Here’s the thing. UIDs are technological solutions, created by high-tech companies that have and/or bring together different, large data sources for analysis. That analysis may be probabilistic, deterministic or a mix of both.
Deterministic analysis is based on identifiers with greater certainty such as log-on credentials and emails. Probabilistic analysis on the other hand is all about multiplicity. By combing through hundreds of signals from multiple devices and channels, probabilistic analysis can derive anonymous user profiles with behaviors similar to actual users.
While even the best companies that develop probabilistic IDs may boast 70-95% accuracy, compared to deterministic IDs, their advantage is the fact that they can be that accurate without massive amounts of deterministic data – which relatively few businesses actually have.
As Personal Identifiable Information (PII) becomes increasingly protected, the value of expert probabilistic analysis and graphing grows.
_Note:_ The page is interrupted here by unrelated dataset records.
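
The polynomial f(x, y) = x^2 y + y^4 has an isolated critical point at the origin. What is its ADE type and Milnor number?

Type D_{5}, Milnor number mu = 5.

The Hessian of f at 0 has rank 0. Corank 2; j^3 = x^2*y has shape L^2 M (L != M), so D-series; mu = 5 gives D_5.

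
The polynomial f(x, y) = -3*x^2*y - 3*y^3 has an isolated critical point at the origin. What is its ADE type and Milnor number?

Type D4, Milnor number mu = 4.

The Hessian of f at 0 has rank 0. Corank 2; j^3 = -3*y*(x^2 + y^2) splits into three distinct lines over C (the quadratic factor has nonzero discriminant), so D_4.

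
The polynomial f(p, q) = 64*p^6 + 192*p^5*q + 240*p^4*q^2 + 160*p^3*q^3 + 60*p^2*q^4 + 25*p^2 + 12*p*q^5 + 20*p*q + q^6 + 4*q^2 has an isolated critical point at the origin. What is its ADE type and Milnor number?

Type A_5, Milnor number mu = 5.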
Leading ad tech solution providers are developing promising UID solutions—including ID5, Unified 2.0 by The Trade Desk, and Panorama by Lotame—all of which are interoperable with ShareThis Atlas ID and with growing coverage. Each of these players offers different options and uses proprietary algorithms, so choosing the right one really depends on what you need and which UID solution comes closest to meeting it. For example:
- Do you have good amounts of quality deterministic data that can speed matching?
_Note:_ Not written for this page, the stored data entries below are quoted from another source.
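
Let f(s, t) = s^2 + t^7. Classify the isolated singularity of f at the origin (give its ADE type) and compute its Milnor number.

Type A_6, Milnor number mu = 6.

The Hessian of f at 0 is [[2, 0], [0, 0]] with rank 1, so corank 1. A Groebner basis of the Jacobian ideal J(f) in C{s,t} is {t^6, s}; counting standard monomials gives mu = 6. Corank 1: A-series; mu = 6 gives A_6.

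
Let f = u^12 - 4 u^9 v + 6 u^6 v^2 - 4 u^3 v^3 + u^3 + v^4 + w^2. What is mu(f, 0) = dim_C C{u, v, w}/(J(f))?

The Hessian of f at 0 is [[0, 0, 0], [0, 0, 0], [0, 0, 2]] with rank 1, so corank 2. A Groebner basis of the Jacobian ideal J(f) in C{u,v,w} is {v^3, u^2, w}; counting standard monomials gives mu = 6. Corank 2; j^3 = u^3 is a perfect cube, so E-series; the 4-jet and mu = 6 give E_6.

6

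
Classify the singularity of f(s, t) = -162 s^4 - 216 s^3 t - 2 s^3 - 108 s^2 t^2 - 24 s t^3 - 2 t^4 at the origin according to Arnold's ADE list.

E_{6}

The Hessian of f at 0 has rank 0. Corank 2; j^3 = -2*s^3 is a perfect cube, so E-series; the 4-jet and mu = 6 give E_6.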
- Or are you looking to leverage more probabilistic analyses to expand your market view?
- What parts of the globe matter most?
- What industries do you need to cover?
ID5 combines its history of expertise in ID matching and strong EU coverage and security, with a privacy-first focus in user recognition plus measurement capabilities. First steps involve integrating brand data with ID5 at no cost. Then, a range of solutions are available to address the needs of publishers, advertisers, supply- and demand-side platforms, while also ensuring data protection and results.
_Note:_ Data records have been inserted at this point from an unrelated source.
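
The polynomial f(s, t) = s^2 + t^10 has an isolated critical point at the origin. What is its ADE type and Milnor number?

Type A_9, Milnor number mu = 9.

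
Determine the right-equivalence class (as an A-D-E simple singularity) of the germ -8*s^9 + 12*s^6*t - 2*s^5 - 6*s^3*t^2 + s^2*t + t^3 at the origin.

D_{4}

The Hessian of f at 0 has rank 0. Corank 2; j^3 = t*(s^2 + t^2) splits into three distinct lines over C (the quadratic factor has nonzero discriminant), so D_4.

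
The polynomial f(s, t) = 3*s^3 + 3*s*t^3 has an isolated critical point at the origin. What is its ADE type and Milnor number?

Type E7, Milnor number mu = 7.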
The Trade Desk’s Unified ID 2.0, strong in the US and likely to take a dominant market position, offers a different approach. Their solution is open source and interoperable, while also upgrading consumer privacy and transparency. TTD rotates encryption keys, enforces a code of conduct among all participants through regular audits, and offers consumers the ability to easily view and manage their preferences, including opting out at any time.
Panorama ID by Lotame, on the other hand, is a ‘privacy-first and people-based’ probabilistic identity solution for the open web, focusing heavily on unauthenticated signals along with mobile, CTV and customer data. Lotame’s VP Product Management, Pierre Diennet, believes that identity solutions relying on registered or email-identified customers likely leave 80% of the marketplace untapped. A range of solutions offer cross-platform audience analysis and modeling, as well as off-the-shelf segments suitable for planning, insights or activation. Plus, plain old identity resolution can help marketers scale campaign targeting and expand activation options, and other capabilities.
And while Google has put its FLoC effort on hold for the time being, its approach (as shared so far) hides individuals “in the crowd” and uses on-device processing to keep web history private on the browser.
Perhaps this cookieless future isn’t as scary as it first seemed. With enough data and enough technical power readily available, marketers are gaining more capabilities without cookies than they had before. Well, as they say… that’s just the way the cookie crumbles.
Takeaways
Universal identifiers are becoming available. And they’re working. The leaders include ID5.io, Unified 2.0 by The Trade Desk, Panorama by Lotame and others. Leveraging the power of the unauthenticated web, as well as first-party identifiers, in compliance with PII constraints is like… well, like having your desert and eating it too.